Integrating Theology and Religious Education: Mary Elizabeth Moore’s “Teaching from the Heart”
Striving to unify educational theory with practice, Mary Elizabeth Moore’s Teaching from the Heart calls for an integration of theology and religious education. Her description of the dynamic unity thereby achieved draws heavily from the tenets of process philosophy and portrays a mutually informing, organic interconnectivity embodied by “people connecting to themselves, one another, social systems, the earth, and transcendent reality.” Cast in this light, the heart of teaching constitutes an aesthetic movement of energy, a living process that is grounded within God as the empowering center of existence. Moore develops a notion of incarnational teaching that emphasizes the phenomenological elements of education as lived experience and in terms of three distinct passions for openness, intersubjectivity, and caring.

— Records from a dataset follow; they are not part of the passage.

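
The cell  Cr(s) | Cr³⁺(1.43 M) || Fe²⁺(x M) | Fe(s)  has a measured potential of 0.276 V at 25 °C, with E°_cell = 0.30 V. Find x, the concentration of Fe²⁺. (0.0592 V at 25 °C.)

0.2 M

From the Nernst equation, log Q = n(E° − E)/0.0592 = 6(0.30 − 0.276)/0.0592 = 2.432, so Q = 271.
With Q = [Cr³⁺]^2/[Fe²⁺]^3 and the known concentrations, [Fe²⁺]^3 in the denominator gives [Fe²⁺] = 0.2 M.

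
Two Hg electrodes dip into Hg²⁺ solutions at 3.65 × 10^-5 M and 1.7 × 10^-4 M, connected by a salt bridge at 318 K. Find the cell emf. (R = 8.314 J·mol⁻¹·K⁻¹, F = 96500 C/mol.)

Both half-cells are Hg²⁺/Hg, so E°_cell = 0. The concentrated side is the cathode; the cell reaction moves Hg²⁺ from high to low concentration with n = 2.
Q = [Hg²⁺]_dilute/[Hg²⁺]_conc = 3.65 × 10^-5/1.7 × 10^-4 = 0.215.
E = 0 − (RT/nF) ln Q = −((8.314×318)/(2×96500))(-1.538) = 0.0211 V.

0.021 V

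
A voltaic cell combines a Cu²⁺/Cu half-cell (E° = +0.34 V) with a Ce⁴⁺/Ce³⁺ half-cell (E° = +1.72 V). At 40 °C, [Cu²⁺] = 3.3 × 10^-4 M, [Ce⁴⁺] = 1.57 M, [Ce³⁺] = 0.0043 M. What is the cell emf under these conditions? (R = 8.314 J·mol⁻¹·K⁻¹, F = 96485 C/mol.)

The Ce⁴⁺/Ce³⁺ couple has the higher reduction potential and acts as the cathode, so E°_cell = +1.72 − (+0.34) = 1.38 V.
Balancing electrons gives n = 2; the reaction quotient is Q = [Cu²⁺]·[Ce³⁺]^2/[Ce⁴⁺]^2 = 2.48 × 10^-9.
E = E° − (RT/nF) ln Q = 1.38 − (8.314×313)/(2×96485) × (-19.817) = 1.380 + 0.267 = 1.647 V.

1.65 V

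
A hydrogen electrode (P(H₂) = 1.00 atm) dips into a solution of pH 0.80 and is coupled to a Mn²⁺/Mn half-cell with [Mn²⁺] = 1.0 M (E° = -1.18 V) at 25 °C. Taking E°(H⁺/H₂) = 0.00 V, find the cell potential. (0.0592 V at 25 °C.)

The hydrogen couple is the cathode, so E°_cell = 1.18 V; n = 2.
[H⁺] = 10^(−0.80) = 0.16 M, and Q = [Mn²⁺]·P(H₂) / [H⁺]^2 = 39.8.
E = E° − (0.0592/2) log Q = 1.18 − (0.0592/2)(1.600) = 1.133 V.

1.13 V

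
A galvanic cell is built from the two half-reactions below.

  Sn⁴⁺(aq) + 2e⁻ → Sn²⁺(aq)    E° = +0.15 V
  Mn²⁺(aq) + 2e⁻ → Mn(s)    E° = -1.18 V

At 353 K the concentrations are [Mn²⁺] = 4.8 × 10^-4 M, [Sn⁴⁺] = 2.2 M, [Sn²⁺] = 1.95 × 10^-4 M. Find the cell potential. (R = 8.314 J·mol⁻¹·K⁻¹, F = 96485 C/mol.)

The Sn⁴⁺/Sn²⁺ couple has the higher reduction potential and acts as the cathode, so E°_cell = +0.15 − (-1.18) = 1.33 V.
Balancing electrons gives n = 2; the reaction quotient is Q = [Mn²⁺]·[Sn²⁺]/[Sn⁴⁺] = 4.25 × 10^-8.
E = E° − (RT/nF) ln Q = 1.33 − (8.314×353)/(2×96485) × (-16.973) = 1.330 + 0.258 = 1.588 V.

1.59 V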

Concepts of (i) embodiment through deepening one’s awareness of both own and other’s experience, (ii) open spontaneity in the service of teaching through creative originality, and (iii) teaching-learning as a method of viewing the world through a plurality of pattern integrations all represent consistent themes recurring throughout her treatment of this topic.
While this study guide is clearly useful for any congregation that is closely affiliated with an institution of higher education, the profoundly respectful and engaged appreciation for existence that Moore is advocating can be just as beneficially applied to any other setting or aspect of life. Thus, anybody searching for ways to deepen their experience of presence in the world stands to gain much from this resource.